With the high-pitched, smacking voice of the rifle mingled the roar of the wounded grizzly. He went heels over head like a shot rabbit, came on his feet again facing the gun, took a second bullet as if it had been a pellet of bird-shot, and coughing out a fighting roar that seemed to hold all the bestial ferocity of the ages, came for Angus like a furry tornado.

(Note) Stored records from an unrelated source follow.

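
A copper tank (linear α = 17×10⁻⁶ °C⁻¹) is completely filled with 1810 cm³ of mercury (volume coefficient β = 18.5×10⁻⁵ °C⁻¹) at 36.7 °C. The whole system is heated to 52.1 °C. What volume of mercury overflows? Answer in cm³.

The tank also expands: β_container ≈ 3α = 5.1×10⁻⁵ /K
Net overflow = V₀(β_liq − 3α_cont)ΔT
β − 3α = 1.85×10⁻⁴ − 5.1×10⁻⁵ = 1.34×10⁻⁴ /K; ΔT = 15.4 K
ΔV = 1810 × 1.34×10⁻⁴ × 15.4 = 3.74 cm³

3.74 cm³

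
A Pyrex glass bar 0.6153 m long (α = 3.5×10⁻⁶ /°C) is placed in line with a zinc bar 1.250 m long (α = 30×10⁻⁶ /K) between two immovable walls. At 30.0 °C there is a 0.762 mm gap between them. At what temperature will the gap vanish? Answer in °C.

T = 49.2 °C

Gap closes when ΔL₁ + ΔL₂ = 0.762 mm = 7.62×10⁻⁴ m
(α₁L₁ + α₂L₂)ΔT = g
α₁L₁ + α₂L₂ = 3.5×10⁻⁶×0.6153 + 30×10⁻⁶×1.250 = 3.965355×10⁻⁵ m/K
ΔT = 7.62×10⁻⁴ / 3.965355×10⁻⁵ = 19.216 K
T = 30.0 + 19.216 = 49.216 °C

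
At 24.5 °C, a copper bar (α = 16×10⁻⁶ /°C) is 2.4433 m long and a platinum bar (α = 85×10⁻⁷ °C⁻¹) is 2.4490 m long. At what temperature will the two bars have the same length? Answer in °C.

T = 336.4 °C

L₁(1 + α₁ΔT) = L₂(1 + α₂ΔT) ⇒ ΔT = (L₂ − L₁)/(α₁L₁ − α₂L₂)
L₂ − L₁ = 2.4490 − 2.4433 = 5.70×10⁻³ m
α₁L₁ − α₂L₂ = 16×10⁻⁶×2.4433 − 85×10⁻⁷×2.4490 = 1.82763×10⁻⁵ m/K
ΔT = 5.70×10⁻³ / 1.82763×10⁻⁵ = 311.879 K
T = 24.5 + 311.879 = 336.379 °C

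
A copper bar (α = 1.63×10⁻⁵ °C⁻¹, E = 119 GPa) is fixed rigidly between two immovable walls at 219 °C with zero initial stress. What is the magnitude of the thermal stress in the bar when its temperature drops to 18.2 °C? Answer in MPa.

Fully constrained: the free strain ε = αΔT is blocked, so σ = Eε = EαΔT.
|ΔT| = 200.8 K
σ = 119×10⁹ × 1.63×10⁻⁵ × 200.8 = 3.89×10⁸ Pa

σ = 389 MPa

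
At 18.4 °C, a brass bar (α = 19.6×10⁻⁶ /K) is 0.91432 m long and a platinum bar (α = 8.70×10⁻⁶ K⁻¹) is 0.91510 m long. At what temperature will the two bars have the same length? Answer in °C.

L₁(1 + α₁ΔT) = L₂(1 + α₂ΔT) ⇒ ΔT = (L₂ − L₁)/(α₁L₁ − α₂L₂)
L₂ − L₁ = 0.91510 − 0.91432 = 7.80×10⁻⁴ m
α₁L₁ − α₂L₂ = 19.6×10⁻⁶×0.91432 − 8.70×10⁻⁶×0.91510 = 9.959302×10⁻⁶ m/K
ΔT = 7.80×10⁻⁴ / 9.959302×10⁻⁶ = 78.3187 K
T = 18.4 + 78.3187 = 96.7187 °C

T = 96.72 °C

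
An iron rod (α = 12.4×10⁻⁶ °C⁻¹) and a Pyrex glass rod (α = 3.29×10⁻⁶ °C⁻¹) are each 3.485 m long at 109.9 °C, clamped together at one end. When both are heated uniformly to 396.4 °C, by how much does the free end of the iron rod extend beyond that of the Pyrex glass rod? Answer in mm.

ΔT = 286.5 K
iron: ΔL = 12.4×10⁻⁶ × 3.485 m × 286.5 = 1.2381×10⁻² m = 12.381 mm
Pyrex glass: ΔL = 3.29×10⁻⁶ × 3.485 m × 286.5 = 3.2849×10⁻³ m = 3.2849 mm
difference = 12.381 − 3.2849 = 9.0961 mm

9.10 mm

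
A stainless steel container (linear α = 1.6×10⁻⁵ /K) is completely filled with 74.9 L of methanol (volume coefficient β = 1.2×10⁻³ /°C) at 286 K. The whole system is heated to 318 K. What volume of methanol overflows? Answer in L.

2.76 L

The container also expands: β_container ≈ 3α = 4.8×10⁻⁵ /K
Net overflow = V₀(β_liq − 3α_cont)ΔT
β − 3α = 1.20×10⁻³ − 4.8×10⁻⁵ = 1.152×10⁻³ /K; ΔT = 32 K
ΔV = 74.9 × 1.152×10⁻³ × 32 = 2.76 L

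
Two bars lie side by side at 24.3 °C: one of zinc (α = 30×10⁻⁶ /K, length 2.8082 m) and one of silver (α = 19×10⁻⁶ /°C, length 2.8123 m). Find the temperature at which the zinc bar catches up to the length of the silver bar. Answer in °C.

Equal length when α₁L₁ΔT − α₂L₂ΔT = L₂ − L₁ = 4.10×10⁻³ m
α₁L₁ = 8.4246×10⁻⁵, α₂L₂ = 5.34337×10⁻⁵ → Δ(αL) = 3.08123×10⁻⁵ m/K
ΔT = 4.10×10⁻³ / 3.08123×10⁻⁵ = 133.064 K, so T = 24.3 + 133.064 = 157.364 °C

T = 157.4 °C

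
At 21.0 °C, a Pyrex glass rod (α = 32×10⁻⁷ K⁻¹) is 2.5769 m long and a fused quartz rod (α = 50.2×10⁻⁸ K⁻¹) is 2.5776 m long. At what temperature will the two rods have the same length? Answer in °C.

Equal length when α₁L₁ΔT − α₂L₂ΔT = L₂ − L₁ = 7.00×10⁻⁴ m
α₁L₁ = 8.24608×10⁻⁶, α₂L₂ = 1.2939552×10⁻⁶ → Δ(αL) = 6.9521248×10⁻⁶ m/K
ΔT = 7.00×10⁻⁴ / 6.9521248×10⁻⁶ = 100.689 K, so T = 21.0 + 100.689 = 121.689 °C

T = 121.7 °C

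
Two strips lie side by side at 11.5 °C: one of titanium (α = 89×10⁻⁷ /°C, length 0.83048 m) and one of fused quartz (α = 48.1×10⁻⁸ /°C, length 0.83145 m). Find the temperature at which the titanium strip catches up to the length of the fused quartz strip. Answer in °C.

L₁(1 + α₁ΔT) = L₂(1 + α₂ΔT) ⇒ ΔT = (L₂ − L₁)/(α₁L₁ − α₂L₂)
L₂ − L₁ = 0.83145 − 0.83048 = 9.70×10⁻⁴ m
α₁L₁ − α₂L₂ = 89×10⁻⁷×0.83048 − 48.1×10⁻⁸×0.83145 = 6.99134455×10⁻⁶ m/K
ΔT = 9.70×10⁻⁴ / 6.99134455×10⁻⁶ = 138.743 K
T = 11.5 + 138.743 = 150.243 °C

T = 150.2 °C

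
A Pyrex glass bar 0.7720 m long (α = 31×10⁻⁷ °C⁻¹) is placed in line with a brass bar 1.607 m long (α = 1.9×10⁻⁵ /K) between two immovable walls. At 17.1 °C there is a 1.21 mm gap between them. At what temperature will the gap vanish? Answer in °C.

Gap closes when ΔL₁ + ΔL₂ = 1.21 mm = 1.21×10⁻³ m
(α₁L₁ + α₂L₂)ΔT = g
α₁L₁ + α₂L₂ = 31×10⁻⁷×0.7720 + 1.9×10⁻⁵×1.607 = 3.29262×10⁻⁵ m/K
ΔT = 1.21×10⁻³ / 3.29262×10⁻⁵ = 36.749 K
T = 17.1 + 36.749 = 53.849 °C

T = 53.8 °C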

There is this about a grizzly which entitles him to respect: When he charges, he charges home. This fact Angus knew very well. The bear was a scant forty yards away. Angus caught the center of him with his sights, and began to pump steadily. His entire attention was concentrated on holding the sights, and otherwise the gun seemed to shoot itself. Missing was next to impossible at that range, but so also was choice of aim. "When anything's comin' for you close up," Rennie had once advised him, "don't try to hit nowhere's special, but just hold plum' center and keep shootin'." While Angus did not consciously remember this advice, he followed it, with a dull wonder that the stream of soft-noses tearing through the great brute's vitals did not stop him. His last shot was fired at ten feet, and the hammer clicked down on an empty chamber. As the brown bulk hurled itself upon him, he lunged the rifle barrel with all his force into the yawning, white-tusked, red mouth. But as he tried to leap aside a huge paw blurred for an instant before his eyes and then blotted out the world. He went down, crushed and smothered as by the weight of mountains.
CHAPTER XV
FAITH WINTON TURNS UP
Angus came out of the darkness slowly with the weight still upon him. There was a strange, salt taste in his mouth and a rank smell in his nostrils. His head seemed pillowed, but his eyelids were gummed, and when he threw up his hand to clear them his fingers touched wetness. Then through a raw, red fog he saw a girl's face bending above him, and blue eyes that seemed misty as an April sky through showers, though perhaps it was only his uncertain vision that made them so.
"Please say something—if you can hear me!" said a low, clear voice as his senses came back fully.
"All right," he said. "I'm all right, I guess. What's holding me? What's on me?"